In the current study, we explored the expression of cell-free miRNAs in malignant effusion samples, and found that malignant effusions have higher expression levels of miR-24, miR-26a and miR-30d. This suggests that malignant effusions may have a different cell-free miRNA expression profile. miR-24, miR-26a and miR-30d are differentially expressed in a panel of cancers [14–17]. Chen et al  demonstrated that these three miRNAs were highly expressed in the serum of lung cancer patients compared to healthy control. Our result is in accordance with the result in the serum of lung cancer patients.

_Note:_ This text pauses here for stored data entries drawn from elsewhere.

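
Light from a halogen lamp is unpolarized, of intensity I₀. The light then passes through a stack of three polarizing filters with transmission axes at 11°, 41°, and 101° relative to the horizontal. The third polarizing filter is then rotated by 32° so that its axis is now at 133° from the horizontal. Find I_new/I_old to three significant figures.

Before rotation:
Unpolarized light through the first polarizer → I₁ = ½ I₀, now polarized at 11°.
I₂ = I₁ cos²(41° − 11°) = 0.5 I₀ · cos²(30°) = 0.375 I₀.
I₃ = I₂ cos²(101° − 41°) = 0.375 I₀ · cos²(60°) = 0.09375 I₀.
After rotation:
Unpolarized light through the first polarizer → I₁ = ½ I₀, now polarized at 11°.
I₂ = I₁ cos²(41° − 11°) = 0.5 I₀ · cos²(30°) = 0.375 I₀.
Angle between axes 2 and 3: 88°. I₃ = 0.375 I₀ · cos²(88°) = 0.0004567 I₀.
Ratio = 0.0004567 / 0.09375 = 0.004872.

I_new/I_old ≈ 0.00487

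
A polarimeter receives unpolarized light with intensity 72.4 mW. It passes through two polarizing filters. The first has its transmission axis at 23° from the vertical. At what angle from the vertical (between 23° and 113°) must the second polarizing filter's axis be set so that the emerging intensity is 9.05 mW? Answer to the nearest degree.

θ ≈ 83°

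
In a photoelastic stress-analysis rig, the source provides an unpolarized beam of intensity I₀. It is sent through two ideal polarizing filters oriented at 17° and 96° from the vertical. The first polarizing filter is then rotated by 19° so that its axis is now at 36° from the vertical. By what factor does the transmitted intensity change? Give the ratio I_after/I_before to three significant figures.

I_new/I_old ≈ 6.87

Before rotation:
Unpolarized light through the first polarizer → I₁ = ½ I₀, now polarized at 17°.
I₂ = I₁ cos²(96° − 17°) = 0.5 I₀ · cos²(79°) = 0.0182 I₀.
After rotation:
Unpolarized light through the first polarizer → I₁ = ½ I₀, now polarized at 36°.
I₂ = I₁ cos²(96° − 36°) = 0.5 I₀ · cos²(60°) = 0.125 I₀.
Ratio = 0.125 / 0.0182 = 6.867.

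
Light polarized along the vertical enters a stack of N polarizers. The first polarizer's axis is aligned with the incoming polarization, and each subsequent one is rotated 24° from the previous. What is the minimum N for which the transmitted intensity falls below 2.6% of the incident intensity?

N = 22

First polarizer is aligned with the polarization: full transmission.
Each further stage multiplies by cos²(24°) = 0.8346.
After N polarizers: T = 0.8346^(N−1). Require T < 0.026 ⇒ N−1 > ln(0.026)/ln(0.8346) = 20.18, so N−1 ≥ 21 and N = 22.
Check: N=22 gives T = 0.02242 < 0.026; N=21 gives T = 0.02687.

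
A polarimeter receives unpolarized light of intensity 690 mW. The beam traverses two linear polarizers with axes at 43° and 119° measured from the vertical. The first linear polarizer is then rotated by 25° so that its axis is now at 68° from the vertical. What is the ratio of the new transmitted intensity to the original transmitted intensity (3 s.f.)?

Before rotation:
Unpolarized light through the first polarizer → I₁ = ½ I₀, now polarized at 43°.
I₂ = I₁ cos²(119° − 43°) = 0.5 I₀ · cos²(76°) = 0.02926 I₀.
After rotation:
Unpolarized light through the first polarizer → I₁ = ½ I₀, now polarized at 68°.
I₂ = I₁ cos²(119° − 68°) = 0.5 I₀ · cos²(51°) = 0.198 I₀.
Ratio = 0.198 / 0.02926 = 6.767.

I_new/I_old ≈ 6.77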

This study also revealed that effusion samples with tumor cells resistant to docetaxel contain lower levels of cell-free miR-152 than those from chemo-sensitive tumor cells. We demonstrated for the first time that cell-free miRNAs may be potential diagnostic biomarkers for diagnosis and drug sensitivity.
Currently used biomarkers mainly rely on tumor specific peptides derived from proteomic profiling . However, as tumor-associated proteins constitute only a minor fraction compared with normal proteins, the sensitivity for these "tumor proteins" may be limited. Cell-free nucleic acids have recently attracted interest as the diagnostic biomarkers for cancer. Several studies have focused on cell-free nucleic acids from fluid samples and explored their potential application as diagnostic biomarkers , . Up to now, cell-free miRNAs have been studied well in plasma, serum, urine , saliva  and sputum . Recently published reports proved that cell-free miRNAs in plasma or serum are stable and can be used to distinguish cancer patients from healthy subjects [8, 10, 23]. In view of the success of cell-free miRNAs of other body fluids in cancer diagnosis and the results of this study, cell-free miRNAs may serve as novel diagnostic biomarkers in the diagnosis of body cavity effusions with minimal invasiveness and sample requirement.
Docetaxel is a tubulin-binding agent that induces cell death through stabilizing microtubules after binding to β-tubulin. Interogation of miRGen, a web tool for miRNA target prediction and function , revealed a group of microtubule related genes that may be potential targets of miR-152, including β- tubulin2b, β-tubulin 4q-chain, β-tubulin 6 and β-tubulin 8. A group of ATP-binding cassettes (ABC) transporters was also identified as potential targets of miR-152, including ABCA1, ABCB7 and ABCD3. Chemotherapeutic resistance of tumor cells may be due to the drug pumps, which are mainly made up of ABC proteins . These two types of possible targets may explain partly the reason for lower expression of cell-free miR-152 in docetaxel resistant group. However, data is still scarce and further research is needed.